Kidjo also inherited a driving social consciousness. Today her human rights work is as well known as her music. She's an advocate for multiple humanitarian institutions and a UNICEF goodwill ambassador. "When you come from a poor country, one thing that's really significant is community solidarity," she says. "My family always went out of the way to help someone with problems. We'd come home from school, nobody's home. So you know they're in some village taking someone to the hospital. If we complained, they'd say, you know, we've taught you to fend for yourself. You have to fix your own food."
Kidjo left Africa to study jazz in Paris at 23, in 1983; a decade later her international launch album Ayé was a hit on hip radio stations like WORT. Since then Kidjo's become a huge star. She's rendered dozens of African diaspora beats - Brazilian axé, bluesy funk, Afro-caribeño - through her global lens. What links them all, she says, are the drums.
Kidjo's latest release, Djin Djin, which got a Grammy last year, is no exception. Though it features a wide-ranging group of guests, it's based on the rhythms of Benin. "You have drums there you find nowhere else in Africa," she says.
Unlike her stage performances, Kidjo's albums are notoriously uneven, and Djin Djin, co-produced by Starbucks, has a double cross to bear. Aimed at the latte goliath's common-denominator audience, it can't compete with less commercialized discs like Ayé or Black Ivory Soul. But it's got some rockin' Afropop, like the sparkly "Mama Golo Papa" and "Sedjedo," with Ziggy Marley. There's some fertile fusion - the title track, a duet with Alicia Keys, and Branford Marsalis on sax, is juicy juju bop.

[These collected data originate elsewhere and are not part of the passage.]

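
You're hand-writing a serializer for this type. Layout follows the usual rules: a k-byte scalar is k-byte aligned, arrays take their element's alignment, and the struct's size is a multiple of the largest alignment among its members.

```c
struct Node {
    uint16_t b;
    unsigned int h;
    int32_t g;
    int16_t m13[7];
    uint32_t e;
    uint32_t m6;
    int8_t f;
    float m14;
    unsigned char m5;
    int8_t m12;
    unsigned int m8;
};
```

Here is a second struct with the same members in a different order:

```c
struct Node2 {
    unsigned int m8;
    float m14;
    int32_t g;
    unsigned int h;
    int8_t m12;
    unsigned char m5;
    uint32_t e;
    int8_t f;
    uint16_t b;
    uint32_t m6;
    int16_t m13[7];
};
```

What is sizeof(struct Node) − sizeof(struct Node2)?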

"Gimme Shelter" has Starbucks appeal, but it pops with Benin beat, Kidjo's bright singing with Joss Stone and Lionel Loueke's spot-on guitar. Plus it packs a message Kidjo wants to transmit. "I picked it because I was feeling a crisis coming," Kidjo says. "Can you tell me one place on earth where people are safe? Why are we still calling immigrants the enemy and telling them to go home? Excuse me? If they have food and shelter at home they're not going anywhere. It's the greed of the rich people, stealing everything the poor have, that leaves them to come over here and work to get crumbs of it back."

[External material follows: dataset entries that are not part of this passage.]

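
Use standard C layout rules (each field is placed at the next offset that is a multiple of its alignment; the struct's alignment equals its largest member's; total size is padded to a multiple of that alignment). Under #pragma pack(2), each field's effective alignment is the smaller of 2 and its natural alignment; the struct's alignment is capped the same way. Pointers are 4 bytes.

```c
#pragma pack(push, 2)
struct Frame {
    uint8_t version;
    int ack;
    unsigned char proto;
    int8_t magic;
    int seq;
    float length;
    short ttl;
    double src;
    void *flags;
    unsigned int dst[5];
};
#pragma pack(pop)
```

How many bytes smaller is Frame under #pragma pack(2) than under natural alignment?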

"Gimme Shelter" is a pretty good groove, but even Santana's brilliant guitar licks can't save the slicked-up ballad "Pearls" from Josh Groban's mawkish interpretation.
Is this the Djin Djin tour, sans guests? "There's lots of Djin Djin," Kidjo says, "but also some old songs, no way, don't worry - I have to do some of the classics."
Like her "Afrika" anthem, so we can sing along? "I'm gonna give it to ya," she says. "You're gonna have to sing it loud and clear or I won't let you go."